For all their insecurities, Maya and Anna insistently see the world with them at the center of it, painting "PEN15" with a level of confidence that makes the laugh land squarely and the pain hit with equal force. Zvibleman, who directs the seven Season 2 episodes currently streaming (the second half is due next year), has a way of capturing the impact of a careless comment as it hits the characters squarely across the jaw; while the stars excel at telegraphing each wallop through their expressions so as to make the audience hurt right alongside them.

No development bring this out more often than Maya and Anna's too-sudden friendship with a classmate named Maura (Ashlee Grubbs) who drops into their lives out of nowhere and mounts a campaign to insinuate herself into the duo as their third best friend.

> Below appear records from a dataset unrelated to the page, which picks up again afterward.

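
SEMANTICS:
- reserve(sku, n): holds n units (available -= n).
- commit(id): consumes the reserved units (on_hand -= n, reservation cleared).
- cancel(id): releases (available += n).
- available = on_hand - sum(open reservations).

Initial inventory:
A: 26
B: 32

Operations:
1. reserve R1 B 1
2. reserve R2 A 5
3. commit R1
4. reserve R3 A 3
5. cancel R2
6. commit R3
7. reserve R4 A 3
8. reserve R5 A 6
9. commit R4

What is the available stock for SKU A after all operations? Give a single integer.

Step 1: reserve R1 B 1 -> on_hand[A=26 B=32] avail[A=26 B=31] open={R1}
Step 2: reserve R2 A 5 -> on_hand[A=26 B=32] avail[A=21 B=31] open={R1,R2}
Step 3: commit R1 -> on_hand[A=26 B=31] avail[A=21 B=31] open={R2}
Step 4: reserve R3 A 3 -> on_hand[A=26 B=31] avail[A=18 B=31] open={R2,R3}
Step 5: cancel R2 -> on_hand[A=26 B=31] avail[A=23 B=31] open={R3}
Step 6: commit R3 -> on_hand[A=23 B=31] avail[A=23 B=31] open={}
Step 7: reserve R4 A 3 -> on_hand[A=23 B=31] avail[A=20 B=31] open={R4}
Step 8: reserve R5 A 6 -> on_hand[A=23 B=31] avail[A=14 B=31] open={R4,R5}
Step 9: commit R4 -> on_hand[A=20 B=31] avail[A=14 B=31] open={R5}
Final available[A] = 14

Answer: 14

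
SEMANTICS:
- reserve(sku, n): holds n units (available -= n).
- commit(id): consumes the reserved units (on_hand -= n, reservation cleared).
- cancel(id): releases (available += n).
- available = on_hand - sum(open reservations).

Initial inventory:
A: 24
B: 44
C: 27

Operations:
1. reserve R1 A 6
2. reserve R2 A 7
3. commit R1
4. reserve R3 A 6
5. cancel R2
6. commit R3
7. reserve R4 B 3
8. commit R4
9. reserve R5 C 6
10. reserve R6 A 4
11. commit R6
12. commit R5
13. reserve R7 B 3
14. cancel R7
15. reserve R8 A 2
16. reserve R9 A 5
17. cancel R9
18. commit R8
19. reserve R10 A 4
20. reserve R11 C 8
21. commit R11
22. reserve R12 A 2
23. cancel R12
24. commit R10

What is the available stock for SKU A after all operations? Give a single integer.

Step 1: reserve R1 A 6 -> on_hand[A=24 B=44 C=27] avail[A=18 B=44 C=27] open={R1}
Step 2: reserve R2 A 7 -> on_hand[A=24 B=44 C=27] avail[A=11 B=44 C=27] open={R1,R2}
Step 3: commit R1 -> on_hand[A=18 B=44 C=27] avail[A=11 B=44 C=27] open={R2}
Step 4: reserve R3 A 6 -> on_hand[A=18 B=44 C=27] avail[A=5 B=44 C=27] open={R2,R3}
Step 5: cancel R2 -> on_hand[A=18 B=44 C=27] avail[A=12 B=44 C=27] open={R3}
Step 6: commit R3 -> on_hand[A=12 B=44 C=27] avail[A=12 B=44 C=27] open={}
Step 7: reserve R4 B 3 -> on_hand[A=12 B=44 C=27] avail[A=12 B=41 C=27] open={R4}
Step 8: commit R4 -> on_hand[A=12 B=41 C=27] avail[A=12 B=41 C=27] open={}
Step 9: reserve R5 C 6 -> on_hand[A=12 B=41 C=27] avail[A=12 B=41 C=21] open={R5}
Step 10: reserve R6 A 4 -> on_hand[A=12 B=41 C=27] avail[A=8 B=41 C=21] open={R5,R6}
Step 11: commit R6 -> on_hand[A=8 B=41 C=27] avail[A=8 B=41 C=21] open={R5}
Step 12: commit R5 -> on_hand[A=8 B=41 C=21] avail[A=8 B=41 C=21] open={}
Step 13: reserve R7 B 3 -> on_hand[A=8 B=41 C=21] avail[A=8 B=38 C=21] open={R7}
Step 14: cancel R7 -> on_hand[A=8 B=41 C=21] avail[A=8 B=41 C=21] open={}
Step 15: reserve R8 A 2 -> on_hand[A=8 B=41 C=21] avail[A=6 B=41 C=21] open={R8}
Step 16: reserve R9 A 5 -> on_hand[A=8 B=41 C=21] avail[A=1 B=41 C=21] open={R8,R9}
Step 17: cancel R9 -> on_hand[A=8 B=41 C=21] avail[A=6 B=41 C=21] open={R8}
Step 18: commit R8 -> on_hand[A=6 B=41 C=21] avail[A=6 B=41 C=21] open={}
Step 19: reserve R10 A 4 -> on_hand[A=6 B=41 C=21] avail[A=2 B=41 C=21] open={R10}
Step 20: reserve R11 C 8 -> on_hand[A=6 B=41 C=21] avail[A=2 B=41 C=13] open={R10,R11}
Step 21: commit R11 -> on_hand[A=6 B=41 C=13] avail[A=2 B=41 C=13] open={R10}
Step 22: reserve R12 A 2 -> on_hand[A=6 B=41 C=13] avail[A=0 B=41 C=13] open={R10,R12}
Step 23: cancel R12 -> on_hand[A=6 B=41 C=13] avail[A=2 B=41 C=13] open={R10}
Step 24: commit R10 -> on_hand[A=2 B=41 C=13] avail[A=2 B=41 C=13] open={}
Final available[A] = 2

Answer: 2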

Really, though, she's trying to unseat Maya from the throne Anna's affections, even to the point of othering her by making racist comments about Maya's Japanese mother.

But Maura has all the right clothes and tosses around cool kid slang the girls incorporate into their vocabulary, along with other terms they shouldn't be saying, and her assault of kindness and Maya and Anna's desperation to be liked draws them into her web. Of course, Maura's life isn't anywhere near perfection, and is certainly no closer to that undefinable ideal than Maya's or Anna's; being 12 or 13, none of them know what to do about that or whether to trust their feelings.

And this, I suppose, is the singular hook of this show . . . along with the spontaneous choreography, its gleeful treatment of bodily functions, and the girls' celebration of sugar and glitter. If a side effect of our modern age is the nostalgic yearning to return to an imagined innocence of a romanticized past, then "PEN15" is a kindly reminder to thank our lucky stars that there's no going back.   

The show's enduring sweetness always rested in Maya and Anna's glorious gawkiness, and the way it cements their devotion to one another. Now, it confirms that notion that not even the supposedly cool kids had great lives. They were simply better at masking their pain, or they had better accessories. Appearing cool is a lot easier if you have stuff that other kids desire or want access to.

And in this way, the show helps us feel better about those cringeworthy memories we wish weren't embossed on our consciousness. Challenging as adulthood can be in 2020, at least we don't have to go back to our teens.

The first half of Season 2 of "PEN15," and all of Season 1, are currently streaming on Hulu. The back half of the second season is set to debut in 2021.